Sensex poised for volatile trading

Rising anxiety about the health of the global economy will cast a long shadow on Indian shares this week, while falling oil prices are unlikely to provide much comfort to nervous investors who have been grappling with volatile markets.

Although inflation has eased for two weeks in a row, it remains near 16-year highs and the new Reserve Bank of India governor, D. Subbarao, who took over on Friday has said his priority was calming price pressures.

"There are too many dark clouds hanging over the market," said stocks trader Rasesh Shah. "It will be tough going with the headwinds picking up."

Worsening prospects for the US and European economies, combined with a slowdown in China, India and Brazil, are expected to lead to a global contraction and put immense pressure on corporate earnings across the board, he said.


Information technology companies like Tata Consultancy, Infosys, Wipro and Satyam which rely on the US for most of their business could be hurt if the world's largest economy slips into a full blown recession.

Shah said the gloomy business outlook had pushed the stocks of these companies sharply lower last week, even though a weakening rupee was a big positive for the export-dependent companies.

Commodity firms will also face the heat as shrinking growth in China douse demand and pile downward pressure on prices.

Goldman Sachs last week downgraded US steel stocks to 'neutral' from 'attractive' and lowered its price forecast for the metal in the next 16 months because of slowing economic growth in China and a strengthening dollar.
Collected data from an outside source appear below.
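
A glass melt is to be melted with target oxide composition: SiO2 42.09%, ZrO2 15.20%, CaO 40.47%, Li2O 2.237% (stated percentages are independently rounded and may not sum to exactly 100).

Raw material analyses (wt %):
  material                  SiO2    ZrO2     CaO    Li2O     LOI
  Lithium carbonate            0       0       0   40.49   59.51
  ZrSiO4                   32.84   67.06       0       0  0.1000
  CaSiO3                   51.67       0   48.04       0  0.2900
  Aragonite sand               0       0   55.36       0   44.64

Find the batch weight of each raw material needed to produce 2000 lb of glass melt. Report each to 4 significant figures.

The whole derivation keeps full precision at every stage — intermediates are shown (rounded to 4 significant digits) when written out — exactly one rounding lands on every reported number — the derived quantities (yield, LOI, totals, glass mass, four oxide percentages) are rebuilt from the weighed amounts on 2000 lb of glass in full float precision as written in question or answer.
The oxide mass targets at 2000 lb glass melt:
  SiO2: 42.09% × 2000 = 841.8 lb
  ZrO2: 15.20% × 2000 = 304.0 lb
  CaO: 40.47% × 2000 = 809.4 lb
  Li2O: 2.237% × 2000 = 44.74 lb
Checking each oxide sum using the reported weights, versus the basis set out (target by target, the sums agree exact up to rounding of places):
  SiO2: 453.3·0.3284 + 1341·0.5167 = 841.8 lb (target 841.8 lb)
  ZrO2: 453.3·0.6706 = 304.0 lb (target 304.0 lb)
  CaO: 1341·0.4804 + 298.3·0.5536 = 809.4 lb (target 809.4 lb)
  Li2O: 110.5·0.4049 = 44.74 lb (target 44.74 lb)
Glass-mass bookkeeping: batch Σ − ignition loss = 2000 lb (the Σ of target masses is 2000 lb; basis as stated: 2000 lb — a pure rounding effect).
Whole-batch sum: Σ batch = 2203 lb; LOI loss = Σ batch·LOI = 203.3 lb; yield: glass divided by total = 90.77%.

Batch per 2000 lb glass melt:
  Lithium carbonate: 110.5 lb
  ZrSiO4: 453.3 lb
  CaSiO3: 1341 lb
  Aragonite sand: 298.3 lb
Total batch = 2203 lb; LOI loss = 203.3 lb; yield = 90.77%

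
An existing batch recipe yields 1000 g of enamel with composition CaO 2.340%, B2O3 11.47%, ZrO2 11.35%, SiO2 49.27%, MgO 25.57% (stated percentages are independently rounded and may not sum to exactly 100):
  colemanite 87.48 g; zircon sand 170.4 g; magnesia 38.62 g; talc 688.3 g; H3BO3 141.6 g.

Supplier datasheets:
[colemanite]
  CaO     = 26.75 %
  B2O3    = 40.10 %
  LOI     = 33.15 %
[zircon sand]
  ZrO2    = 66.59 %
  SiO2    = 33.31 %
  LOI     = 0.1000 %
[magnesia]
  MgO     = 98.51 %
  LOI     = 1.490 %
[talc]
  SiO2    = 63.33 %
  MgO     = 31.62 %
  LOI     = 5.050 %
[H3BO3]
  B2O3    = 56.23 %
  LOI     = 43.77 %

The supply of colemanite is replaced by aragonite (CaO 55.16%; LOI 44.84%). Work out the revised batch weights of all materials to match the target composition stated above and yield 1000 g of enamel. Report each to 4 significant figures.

Revised batch per 1000 g enamel:
  aragonite: 42.42 g
  zircon sand: 170.4 g
  magnesia: 38.62 g
  talc: 688.3 g
  H3BO3: 204.0 g
Total batch = 1144 g; LOI loss = 143.8 g

Intermediates appear rounded off to 4 significant figures across the worked steps. Every computation runs at full float precision all the way through; each reported figure sees exactly one rounding. Derived quantities are re-derived in exact precision (net glass mass, totals, LOI, the yield, the five compositions) using the weight values on 1000 g of glass, exactly as printed in the problem or answer text.
Target masses of each oxide per 1000 g enamel:
  CaO: 2.340% × 1000 = 23.40 g
  B2O3: 11.47% × 1000 = 114.7 g
  ZrO2: 11.35% × 1000 = 113.5 g
  SiO2: 49.27% × 1000 = 492.7 g
  MgO: 25.57% × 1000 = 255.7 g
Checking each oxide sum given the weights on record, for the quoted basis mass (delivered sums recover each target net of answer rounding effects):
  CaO: 42.42·0.5516 = 23.40 g (target 23.40 g)
  B2O3: 204.0·0.5623 = 114.7 g (target 114.7 g)
  ZrO2: 170.4·0.6659 = 113.5 g (target 113.5 g)
  SiO2: 170.4·0.3331 + 688.3·0.6333 = 492.7 g (target 492.7 g)
  MgO: 38.62·0.9851 + 688.3·0.3162 = 255.7 g (target 255.7 g)
Glass-mass bookkeeping: whole batch net of LOI = 999.9 g (summing oxide targets gives 1000 g; stated basis 1000 g — gaps are rounding artifacts).
Total batch = Σ batch = 1144 g; LOI removed, Σ of batch·LOI: 143.8 g; glass ÷ batch gives a yield of 87.43%.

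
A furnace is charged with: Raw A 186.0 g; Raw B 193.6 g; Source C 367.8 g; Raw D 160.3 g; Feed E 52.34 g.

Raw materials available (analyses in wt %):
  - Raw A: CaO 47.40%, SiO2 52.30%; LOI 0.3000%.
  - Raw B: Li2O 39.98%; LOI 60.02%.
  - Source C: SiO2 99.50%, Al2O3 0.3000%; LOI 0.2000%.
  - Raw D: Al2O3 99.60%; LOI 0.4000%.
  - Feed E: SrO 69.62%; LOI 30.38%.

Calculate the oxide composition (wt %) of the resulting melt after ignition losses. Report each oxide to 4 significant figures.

Glass mass = 826.0 g (batch 960.0 − LOI 134.0).
Composition: Li2O 9.371%, SrO 4.411%, CaO 10.67%, SiO2 56.08%, Al2O3 19.46%

Mid-chain values appear, with 4-significant-figure rounding, between the steps; the whole derivation holds full float precision in every operation — each reported figure takes just one rounding; the derived quantities (ignition loss, yield, totals, five oxide percentages, glass mass) are computed from the weighed amounts per 826.0 g of glass in full float precision as given in the problem or answer text.
Delivered oxide masses:
  Li2O: 193.6·0.3998 = 77.40 g
  SrO: 52.34·0.6962 = 36.44 g
  CaO: 186.0·0.4740 = 88.16 g
  SiO2: 186.0·0.5230 + 367.8·0.9950 = 463.2 g
  Al2O3: 367.8·0.003000 + 160.3·0.9960 = 160.8 g
LOI: 186.0·0.003000 + 193.6·0.6002 + 367.8·0.002000 + 160.3·0.004000 + 52.34·0.3038 = 134.0 g
Resulting glass, batch − LOI: 960.0 − 134.0 = 826.0 g (the oxide masses sum to this)
wt % = oxide mass / glass mass × 100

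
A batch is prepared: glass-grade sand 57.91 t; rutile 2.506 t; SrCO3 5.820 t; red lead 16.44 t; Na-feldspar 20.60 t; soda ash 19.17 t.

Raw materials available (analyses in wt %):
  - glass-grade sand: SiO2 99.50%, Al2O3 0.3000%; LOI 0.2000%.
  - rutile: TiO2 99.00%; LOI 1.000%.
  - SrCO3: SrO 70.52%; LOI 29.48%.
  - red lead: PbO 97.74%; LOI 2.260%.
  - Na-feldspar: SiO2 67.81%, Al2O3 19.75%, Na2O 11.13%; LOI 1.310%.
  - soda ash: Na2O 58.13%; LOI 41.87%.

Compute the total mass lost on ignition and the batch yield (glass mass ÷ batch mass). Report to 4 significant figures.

All arithmetic runs at full precision end to end. The intermediate values are shown rounded to 4 significant digits in the working; each reported figure is rounded just once. Derived quantities are carried in exact precision (yield, the six compositions, net glass mass, the totals, ignition loss) using the weight values for 111.9 t of glass, as given in either problem or answer.
Per-material ignition loss:
  glass-grade sand: 57.91 × 0.002000 = 0.1158 t
  rutile: 2.506 × 0.01000 = 0.02506 t
  SrCO3: 5.820 × 0.2948 = 1.716 t
  red lead: 16.44 × 0.02260 = 0.3715 t
  Na-feldspar: 20.60 × 0.01310 = 0.2699 t
  soda ash: 19.17 × 0.4187 = 8.026 t
Total LOI = 10.52 t
Glass = batch − LOI = 122.4 − 10.52 = 111.9 t

LOI loss = 10.52 t; glass = 111.9 t; yield = 91.40%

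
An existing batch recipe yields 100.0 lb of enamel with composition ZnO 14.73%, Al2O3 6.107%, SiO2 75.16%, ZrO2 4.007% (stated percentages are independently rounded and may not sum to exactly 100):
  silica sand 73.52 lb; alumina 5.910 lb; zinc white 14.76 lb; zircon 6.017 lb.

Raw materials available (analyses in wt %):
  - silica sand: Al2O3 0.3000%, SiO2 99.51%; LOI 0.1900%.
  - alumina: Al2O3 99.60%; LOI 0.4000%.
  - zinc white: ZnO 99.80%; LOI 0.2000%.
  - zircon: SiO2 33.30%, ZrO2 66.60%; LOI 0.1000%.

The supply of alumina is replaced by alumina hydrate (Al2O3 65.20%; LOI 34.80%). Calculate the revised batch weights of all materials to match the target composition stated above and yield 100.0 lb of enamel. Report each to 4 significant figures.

Revised batch per 100.0 lb enamel:
  silica sand: 73.52 lb
  alumina hydrate: 9.028 lb
  zinc white: 14.76 lb
  zircon: 6.017 lb
Total batch = 103.3 lb; LOI loss = 3.317 lb

Values along the way are displayed rounded to 4 significant figures; every computation keeps full precision from start to finish; every reported figure is rounded a single time. The derived quantities (ignition loss, the four compositions, totals, yield, net glass mass) are computed at full precision using the weight values on 100.0 lb of glass as quoted within problem or answer.
Oxide mass targets, per 100.0 lb enamel:
  ZnO: 14.73% × 100.0 = 14.73 lb
  Al2O3: 6.107% × 100.0 = 6.107 lb
  SiO2: 75.16% × 100.0 = 75.16 lb
  ZrO2: 4.007% × 100.0 = 4.007 lb
Checking each oxide sum applying the batch weights above, versus the basis set out (delivered sums recover each target up to rounding of the answer):
  ZnO: 14.76·0.9980 = 14.73 lb (target 14.73 lb)
  Al2O3: 73.52·0.003000 + 9.028·0.6520 = 6.107 lb (target 6.107 lb)
  SiO2: 73.52·0.9951 + 6.017·0.3330 = 75.16 lb (target 75.16 lb)
  ZrO2: 6.017·0.6660 = 4.007 lb (target 4.007 lb)
The glass-mass cross-check: total charge less LOI = 100.0 lb (oxide target masses add up to 100.0 lb; stated basis 100.0 lb — a pure rounding effect).
Batch grand total — Σ batch = 103.3 lb; the LOI term Σ batch·LOI equals 3.317 lb; yield, glass over the total, = 96.79%.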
Steel prices are likely to average $923 a tonne this year and $951 next year, Goldman said, 3.2 per cent and 6.1 per cent less than it previously forecast.

This will have an impact on Tata Steel, the world's sixth-largest steel producer, which now gets the bulk of its earnings from its Corus unit in Europe. Its domestic operation along with rivals Steel Authority of India and JSW Steel have been facing pressure from a government-engineered price freeze since May.
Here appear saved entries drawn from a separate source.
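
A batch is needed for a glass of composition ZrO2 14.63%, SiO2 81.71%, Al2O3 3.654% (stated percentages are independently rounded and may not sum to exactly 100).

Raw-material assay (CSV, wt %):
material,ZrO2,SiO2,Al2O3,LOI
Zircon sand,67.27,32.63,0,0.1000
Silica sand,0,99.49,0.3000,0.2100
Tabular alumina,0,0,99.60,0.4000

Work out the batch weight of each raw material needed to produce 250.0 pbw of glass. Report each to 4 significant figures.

All arithmetic keeps exact precision from first step to last. Mid-chain values are displayed rounded to four significant figures at each printed step. Every reported value carries a single rounding — derived quantities are computed in exact precision (net glass mass, the totals, three oxide percentages, the yield, ignition loss) from the weighed amounts on 250.0 pbw of glass, as given in the problem or the answer.
Target masses of each oxide per 250.0 pbw glass:
  ZrO2: 14.63% × 250.0 = 36.58 pbw
  SiO2: 81.71% × 250.0 = 204.3 pbw
  Al2O3: 3.654% × 250.0 = 9.135 pbw
Mass-balance tally per oxide given the weights on record, under the basis named above (delivered sums recover each target given rounding of the digits):
  ZrO2: 54.37·0.6727 = 36.57 pbw (target 36.58 pbw)
  SiO2: 54.37·0.3263 + 187.5·0.9949 = 204.3 pbw (target 204.3 pbw)
  Al2O3: 187.5·0.003000 + 8.607·0.9960 = 9.135 pbw (target 9.135 pbw)
The glass-mass cross-check: whole batch net of LOI = 250.0 pbw (summing oxide targets gives 250.0 pbw; with the basis standing at 250.0 pbw — gaps are rounding artifacts).
Summing the batch: Σ batch = 250.5 pbw; loss to ignition Σ batch·LOI = 0.4825 pbw; as yield: glass ÷ batch → 99.81%.

Batch per 250.0 pbw glass:
  Zircon sand: 54.37 pbw
  Silica sand: 187.5 pbw
  Tabular alumina: 8.607 pbw
Total batch = 250.5 pbw; LOI loss = 0.4825 pbw; yield = 99.81%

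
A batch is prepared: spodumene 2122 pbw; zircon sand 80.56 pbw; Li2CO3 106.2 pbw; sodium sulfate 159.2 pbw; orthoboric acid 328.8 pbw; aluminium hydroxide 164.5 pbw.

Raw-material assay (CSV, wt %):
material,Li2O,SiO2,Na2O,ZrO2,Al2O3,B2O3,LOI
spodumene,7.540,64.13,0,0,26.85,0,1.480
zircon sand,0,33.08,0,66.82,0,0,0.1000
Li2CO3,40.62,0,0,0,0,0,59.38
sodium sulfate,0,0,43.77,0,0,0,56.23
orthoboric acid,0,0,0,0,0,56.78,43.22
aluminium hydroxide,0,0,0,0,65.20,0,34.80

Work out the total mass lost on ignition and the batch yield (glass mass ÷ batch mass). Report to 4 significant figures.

LOI loss = 383.4 pbw; glass = 2578 pbw; yield = 87.05%

In-progress results are printed, rounded to four significant digits, in the working; the whole derivation holds full precision all the way through — each reported value is rounded just once. The derived quantities, which include ignition loss, yield, six oxide percentages, totals, glass mass, are re-derived in full float precision, precisely as stated by the problem or the answer, using the weight values at 2578 pbw of glass.
Loss on ignition, line by line:
  spodumene: 2122 × 0.01480 = 31.41 pbw
  zircon sand: 80.56 × 0.001000 = 0.08056 pbw
  Li2CO3: 106.2 × 0.5938 = 63.06 pbw
  sodium sulfate: 159.2 × 0.5623 = 89.52 pbw
  orthoboric acid: 328.8 × 0.4322 = 142.1 pbw
  aluminium hydroxide: 164.5 × 0.3480 = 57.25 pbw
Total LOI = 383.4 pbw
Glass = batch − LOI = 2961 − 383.4 = 2578 pbw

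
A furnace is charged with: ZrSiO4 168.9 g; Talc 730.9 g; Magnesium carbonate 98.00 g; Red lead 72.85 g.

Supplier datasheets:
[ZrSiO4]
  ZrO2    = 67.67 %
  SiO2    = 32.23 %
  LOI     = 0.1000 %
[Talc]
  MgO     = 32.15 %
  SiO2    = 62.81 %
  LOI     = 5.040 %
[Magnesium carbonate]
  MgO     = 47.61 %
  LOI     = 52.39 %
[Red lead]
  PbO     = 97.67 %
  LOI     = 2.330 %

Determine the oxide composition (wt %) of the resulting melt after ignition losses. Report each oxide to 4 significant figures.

Full float precision is carried at each step — rounding to four significant figures governs every in-between result as printed. Each reported value receives exactly one rounding. Derived quantities (LOI, the totals, yield, glass mass, the four compositions) are recomputed at exact precision from the batch weights at 980.6 g of glass, as set out in the problem or answer text.
Mass of each oxide from the mix:
  ZrO2: 168.9·0.6767 = 114.3 g
  PbO: 72.85·0.9767 = 71.15 g
  MgO: 730.9·0.3215 + 98.00·0.4761 = 281.6 g
  SiO2: 168.9·0.3223 + 730.9·0.6281 = 513.5 g
LOI: 168.9·0.001000 + 730.9·0.05040 + 98.00·0.5239 + 72.85·0.02330 = 90.05 g
batch − LOI leaves glass = 1071 − 90.05 = 980.6 g (= Σ oxide masses)
percent by weight: oxide/glass ×100

Glass mass = 980.6 g (batch 1071 − LOI 90.05).
Composition: ZrO2 11.66%, PbO 7.256%, MgO 28.72%, SiO2 52.37%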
The benchmark Sensex index, which slipped 0.6 per cent last week to 14,483.83 last week, could see a slide in the near term as investors turn risk averse.

Grim forecast

Lehman Brothers said in a report released on Friday the Sensex could drop 10-15 per cent in the short term to 12,500-13,000 and forecast borrowing costs to remain high in the next three to six months.

However, the US research house said the fall should be used as an opportunity in the coming year to accumulate shares. Corporate earnings have been affected by higher interest rates, rising raw material costs and high yields, but margins are likely to stabilise in coming quarters in a deflationary commodity environment, it said.
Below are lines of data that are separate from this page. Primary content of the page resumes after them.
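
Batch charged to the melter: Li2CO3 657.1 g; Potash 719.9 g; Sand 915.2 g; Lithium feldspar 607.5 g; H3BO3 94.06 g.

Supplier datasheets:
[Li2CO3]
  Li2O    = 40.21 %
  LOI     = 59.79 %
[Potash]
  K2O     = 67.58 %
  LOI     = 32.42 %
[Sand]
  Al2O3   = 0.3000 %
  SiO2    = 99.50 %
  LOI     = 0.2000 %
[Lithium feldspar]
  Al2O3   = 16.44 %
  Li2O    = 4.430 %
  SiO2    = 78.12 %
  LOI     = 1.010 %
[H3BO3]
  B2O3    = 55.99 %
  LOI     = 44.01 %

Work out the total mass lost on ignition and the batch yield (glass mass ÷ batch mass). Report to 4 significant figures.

LOI loss = 675.6 g; glass = 2318 g; yield = 77.43%

In-progress results are shown rounded to four significant figures alongside each step; the whole derivation runs at full precision at each step — every reported number carries a single rounding — derived quantities are re-derived from the batch weights per 2318 g of glass at full precision (LOI, glass mass, totals, yield, five oxide percentages), as quoted within the problem or answer text.
Material-by-material LOI:
  Li2CO3: 657.1 × 0.5979 = 392.9 g
  Potash: 719.9 × 0.3242 = 233.4 g
  Sand: 915.2 × 0.002000 = 1.830 g
  Lithium feldspar: 607.5 × 0.01010 = 6.136 g
  H3BO3: 94.06 × 0.4401 = 41.40 g
Total LOI = 675.6 g
Glass = batch − LOI = 2994 − 675.6 = 2318 g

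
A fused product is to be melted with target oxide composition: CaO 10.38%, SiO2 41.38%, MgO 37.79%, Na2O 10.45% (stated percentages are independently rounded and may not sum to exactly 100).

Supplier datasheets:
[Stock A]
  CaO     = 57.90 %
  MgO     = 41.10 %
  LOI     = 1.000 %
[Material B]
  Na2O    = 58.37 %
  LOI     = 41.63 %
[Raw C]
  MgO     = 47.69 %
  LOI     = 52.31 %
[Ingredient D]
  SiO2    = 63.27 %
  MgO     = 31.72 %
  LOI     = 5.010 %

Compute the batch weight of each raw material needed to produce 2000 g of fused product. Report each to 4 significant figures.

All arithmetic holds full float precision end to end; in-progress results appear, rounded to four significant digits, across the worked steps. Exactly one rounding is applied to each reported result. Derived quantities (net glass mass, the totals, the four compositions, the yield, LOI) are rebuilt starting from the weights at 2000 g of glass at full float precision as written in the question or the answer.
Target masses of each oxide per 2000 g fused product:
  CaO: 10.38% × 2000 = 207.6 g
  SiO2: 41.38% × 2000 = 827.6 g
  MgO: 37.79% × 2000 = 755.8 g
  Na2O: 10.45% × 2000 = 209.0 g
Sums-versus-targets review using the reported weights, against the basis in use (sums match the target masses modulo rounding of the values):
  CaO: 358.5·0.5790 = 207.6 g (target 207.6 g)
  SiO2: 1308·0.6327 = 827.6 g (target 827.6 g)
  MgO: 358.5·0.4110 + 405.8·0.4769 + 1308·0.3172 = 755.8 g (target 755.8 g)
  Na2O: 358.1·0.5837 = 209.0 g (target 209.0 g)
Glass-mass sanity pass: the batch minus its LOI: 2000 g (oxide target masses add up to 2000 g; basis as stated: 2000 g — gaps are rounding artifacts).
Whole-batch sum: Σ batch = 2430 g; the LOI term Σ batch·LOI equals 430.5 g; yield, glass over the total, = 82.29%.

Batch per 2000 g fused product:
  Stock A: 358.5 g
  Material B: 358.1 g
  Raw C: 405.8 g
  Ingredient D: 1308 g
Total batch = 2430 g; LOI loss = 430.5 g; yield = 82.29%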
Investor should consider buying shares in banks and in auto, media, consumer, telecom, real estate and pharma companies, but avoid capital goods, non-ferrous metals and cement companies, Lehman said.

Equity strategist V. Venugopal said it was too early to suggest inflation had lost momentum and the Reserve Bank of India (RBI) was more likely to raise interest rates again in October, when the central bank is scheduled to review policy.


Annual inflation in the week ended August 23 was at 12.34 per cent, edging down from 12.63 per cent two weeks earlier, but well above the RBI's target of seven per cent.

Venugopal said a sliding rupee and an Organisation of Petroleum Exporting Countries (Opec) meeting this week would be closely watched.

The rupee, which has tumbled nearly 12 per cent this year to a 21-month-low of 44.7 per dollar, could weaken beyond 45 this week, he said, as refiners step up dollar purchases to buy oil.

The currency has been under pressure after India's trade deficit jumped to a monthly record of $10.8 billion in July, with oil imports soaring 69.3 per cent to $9.48 billion. The gap stood at $41.23 billion in April-July, sharply up from $27.35 billion in the year-earlier period.

The Opec meeting in Vienna this week could announce a cut in crude output to halt tumbling prices of oil - down eight per cent last week to below $107 a barrel from a recover over $147 in mid-July.